# unable to connect 192.168.1.1



## hansraj (Dec 27, 2007)

guys i hve been told that to access the default settings of my bsnl broadband WA3002G4 modem i have to type 192.168.1.1. But iam unable to connect to this id
1. i have been trying this on my IE 7
2. I have checked with internet connected and disconnected.
3. i have already checked the Default gateway by means of
    (i) Properties of my lan icon on the sys tray
    (ii) On the command prompt , using the command of ipconfig
4. i have also disabled the firewall
5. i have also reduced the IE security setting to minimum
6. Pinging 192.168.1.1 does not yeild any reply when iam offline though when connected to net it does gets reply.
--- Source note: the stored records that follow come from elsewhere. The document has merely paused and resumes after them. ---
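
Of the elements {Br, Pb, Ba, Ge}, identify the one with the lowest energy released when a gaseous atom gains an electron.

Ba

Ge is in period 4, group 14; Br is in period 4, group 17; Ba is in period 6, group 2; Pb is in period 6, group 14.
Electron affinity generally becomes more exothermic across a period toward the halogens and less exothermic down a group.
These span different periods and groups, so the two trends combine.
Pb > Ba: both are in period 6; the period trend gives Pb the larger value.
Ge > Pb: they share group 14; the group trend gives Ge the larger value.
Br > Ge: Br lies to the right of Ge in period 4, so the across-period effect alone puts Br higher.
Approximate values (kJ/mol): Ge 119, Br 325, Ba 14, Pb 35.
The lowest energy released when a gaseous atom gains an electron among these belongs to Ba.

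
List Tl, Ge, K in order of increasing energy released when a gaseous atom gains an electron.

K is in period 4, group 1; Ge is in period 4, group 14; Tl is in period 6, group 13.
Atoms with high Z_eff and room in the valence shell (especially the halogens) have the most exothermic electron affinities.
Neither a single period nor a single group — weigh both effects.
K > Tl: the two effects oppose for this pair; the down-group effect wins (48 vs 19 kJ/mol).
Ge > K: Ge lies to the right of K in period 4, so the across-period effect alone puts Ge higher.
For reference (kJ/mol): K 48, Ge 119, Tl 19.
So from lowest to highest: Tl < K < Ge.

Tl < K < Ge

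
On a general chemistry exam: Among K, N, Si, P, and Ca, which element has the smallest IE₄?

Consider each +3 ion: K³⁺ is already 2 electrons into the core; N³⁺ still has 2 valence electrons; Si³⁺ still has 1 valence electron; P³⁺ still has 2 valence electrons; Ca³⁺ is already 1 electron into the core.
Usually core removal costs more than valence removal, but here the competition is close: a tightly held n=2 valence electron can cost more to remove than an n=3 core electron, so the actual values have to decide it.
Valence configurations: N³⁺ [He]2s², Si³⁺ [Ne]3s¹, P³⁺ [Ne]3s².
The numbers (kJ/mol): K 5877, N 7475, Si 4356, P 4964, Ca 6491.
So the fourth ionization energies run Si < P < K < Ca < N.

Si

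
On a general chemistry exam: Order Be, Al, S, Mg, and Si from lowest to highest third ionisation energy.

Consider each +2 ion: Be²⁺ is the bare [He] core; Al²⁺ still has 1 valence electron; S²⁺ still has 4 valence electrons; Mg²⁺ is the bare [Ne] core; Si²⁺ still has 2 valence electrons.
Core electrons are held far more tightly than valence electrons, so Mg and Be top the IE_3 order.
Valence configurations: Al²⁺ [Ne]3s¹, S²⁺ [Ne]3s²3p², Si²⁺ [Ne]3s².
Tabulated IE_3 (kJ/mol): Be 14849, Al 2745, S 3357, Mg 7733, Si 3232.
So the third ionization energies run Al < Si < S < Mg < Be.

Al < Si < S < Mg < Be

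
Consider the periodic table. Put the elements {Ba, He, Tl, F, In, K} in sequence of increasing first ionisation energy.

He is in period 1, group 18; F is in period 2, group 17; K is in period 4, group 1; In is in period 5, group 13; Ba is in period 6, group 2; Tl is in period 6, group 13.
First ionization energy rises across a period (greater Z_eff holds electrons more tightly) and falls down a group (valence electrons are farther from the nucleus).
Here both period and group differ, so the two effects have to be weighed against each other.
Ba > K: period and group pull opposite ways; the across-period shift dominates (503 vs 419 kJ/mol).
In > Ba: relative to Ba, both the across-period and down-group shifts push In's first ionization energy up.
Tl > In: this pair runs against the simple trend — see the exception note.
F > Tl: relative to Tl, both the across-period and down-group shifts push F's first ionization energy up.
He > F: relative to F, both the across-period and down-group shifts push He's first ionization energy up.
Note the exception: Tl has a higher first ionization energy than In, contrary to the simple trend — relativistic 6s stabilisation and poor 4f/5d shielding distort the trend for the heavy p-block elements.
Tabulated first ionization energy (kJ/mol): He 2372, F 1681, K 419, In 558, Ba 503, Tl 589.
So from lowest to highest: K < Ba < In < Tl < F < He.

K < Ba < In < Tl < F < He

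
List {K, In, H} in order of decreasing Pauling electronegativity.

H > In > K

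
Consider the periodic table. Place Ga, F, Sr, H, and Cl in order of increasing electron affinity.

Sr, Ga, H, F, Cl

H is in period 1, group 1; F is in period 2, group 17; Cl is in period 3, group 17; Ga is in period 4, group 13; Sr is in period 5, group 2.
Atoms with high Z_eff and room in the valence shell (especially the halogens) have the most exothermic electron affinities.
Here both period and group differ, so the two effects have to be weighed against each other.
Ga > Sr: both effects reinforce here, so Ga is clearly the higher of the two.
H > Ga: period and group pull opposite ways; the down-group shift dominates (73 vs 29 kJ/mol).
F > H: period and group pull opposite ways; the across-period shift dominates (328 vs 73 kJ/mol).
Cl > F: this pair runs against the simple trend — see the exception note.
Note the exception: Cl has a higher electron affinity than F, contrary to the simple trend — F's small 2p subshell makes the incoming electron feel strong e⁻–e⁻ repulsion, so Cl actually releases more energy on gaining an electron.
Approximate values (kJ/mol): H 73, F 328, Cl 349, Ga 29, Sr 5.
So from lowest to highest: Sr < Ga < H < F < Cl.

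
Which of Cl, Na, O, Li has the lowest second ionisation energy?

Cl

After 1 electron has been removed, what remains? Cl⁺ still has 6 valence electrons; Na⁺ is the bare [Ne] core; O⁺ still has 5 valence electrons; Li⁺ is the bare [He] core.
Pulling an electron out of a noble-gas core costs far more than removing a remaining valence electron, so Na and Li sit at the high end of IE_2.
Valence configurations: Cl⁺ [Ne]3s²3p⁴, O⁺ [He]2s²2p³.
Tabulated IE_2 (kJ/mol): Cl 2298, Na 4562, O 3388, Li 7298.
Overall IE_2 order: Cl < O < Na < Li.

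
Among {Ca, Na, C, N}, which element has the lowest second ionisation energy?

After 1 electron has been removed, what remains? Ca⁺ still has 1 valence electron; Na⁺ is the bare [Ne] core; C⁺ still has 3 valence electrons; N⁺ still has 4 valence electrons.
Core electrons are held far more tightly than valence electrons, so Na tops the IE_2 order.
Valence configurations: Ca⁺ [Ar]4s¹, C⁺ [He]2s²2p¹, N⁺ [He]2s²2p².
Tabulated IE_2 (kJ/mol): Ca 1145, Na 4562, C 2353, N 2856.
Putting it together, IE_2: Ca < C < N < Na.

Ca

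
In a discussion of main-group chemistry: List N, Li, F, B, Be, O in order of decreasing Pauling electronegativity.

F > O > N > B > Be > Li

Li is in period 2, group 1; Be is in period 2, group 2; B is in period 2, group 13; N is in period 2, group 15; O is in period 2, group 16; F is in period 2, group 17.
Electronegativity increases across a period and decreases down a group, tracking effective nuclear charge and atomic size.
All lie in period 2, so electronegativity increases left to right.
So from highest to lowest: F > O > N > B > Be > Li.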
  Now can anyone suggest me how to reach my modem settings?
Windows XP SP2 is the platform and i have mannualy configured ip address to access my desktop n laptop thru the modem as well (PC ip address 192.168.0.15 and laptop is 192.168.0.158 )


----------



## gowtham (Dec 29, 2007)

I beleive the pc addresss should be in the range of 192.168.1.xx try it once.


----------



## hansraj (Dec 30, 2007)

thanks.... i realised it yesterday that the guy who came on the first day to set up the network config used 192.168.0.xx for my laptop and desktop. Now when i changed it to 192.162.1.xx i could access the modem config page


----------